1920s German Light Bulb Voltage Tester Bar: Edison Yourself A Cocktail

If you don’t have the room for a full-fledged bar, but want something funky to hold your spirits, this 1920s German Light Bulb Voltage Tester Bar ($1,995) will fit the bill nicely. Inspired by an early 20th-century light bulb voltage tester discovered in a factory in Germany, this iron horse holds bottles, glasses, and all your alcohol accessories. Thomas Edison’s invention of the lightbulb was pretty cool, but creating your Long Island Iced Tea from this creation would surely run a close second.

Tumi x Ketel One Mixology Set

Now this is how you elevate the whole BYOB thing. Suitcase maker Tumi and the booze wizards at Ketel One have combined forces to create the Tumi x Ketel One Mixology set, a mobile vodka bar that’s wrapped in ballistic nylon. It features everything you need to make a Martini, including two bottles of Ketel One Vodka. I imagine they went with ballistic nylon to support the bevy of drunk girls who will surely climb on top of this thing once they’ve had a couple of cosmos.

Mason Jar Cocktail Shaker

Once the primary tool of tomato sauce-making grandmothers and lightning bug-catching kids, the Mason jar is now ready for prime time.
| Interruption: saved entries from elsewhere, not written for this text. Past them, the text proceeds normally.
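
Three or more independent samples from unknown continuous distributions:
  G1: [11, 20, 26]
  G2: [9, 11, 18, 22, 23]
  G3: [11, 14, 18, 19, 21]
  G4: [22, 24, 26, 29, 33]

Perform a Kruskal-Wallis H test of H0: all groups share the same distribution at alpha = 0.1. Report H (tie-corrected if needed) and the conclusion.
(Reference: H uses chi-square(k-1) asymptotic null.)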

The Mason Shaker ($30) lets you get that Whiskey Sour going with flair as the four-piece system turns from cocktail shaker to old-fashioned glass with a simple twist of the lid. Maybe you can add a firefly to your beverage for some organic pizzazz?

The Professional Microbrewery

Forget that panda sanctuary idea; I say use the spare room in your house (and that spare $45,000) for the Hammacher Schlemmer Professional Microbrewery. Enter the recipe in the integrated touch screen computer, then back away as the 15-gallon hot liquor tank with a built-in heat exchange does its thing. A 20-gallon boil kettle, 14-gallon stainless steel fermentation tank, and eight reusable five-liter mini kegs will get you closer to putting Budweiser out of business–and further from having to clean up panda piss. Remember: Beer = good. Panda piss = slippery.

Benny’s Bloody Mary Beef Straws

Hangovers are the worst. That’s why people invented the overly complicated Bloody Mary, so you can discreetly drink your sweet, sweet booze in the morning without looking like an alcoholic. For those who think that Bloody Marys have way too little garnishes, we present Benny’s Bloody Mary Beef Straws. The decidedly Freudian beef straw is 7.75 inches of pure 100% beef, and that can’t sound any more homoerotic. Oh wait, of course it can: these sticks are perfect for when you just HAVE to suck on a tube of meat. Get your hollowed out Slim Jims today ($23.95/15 sticks).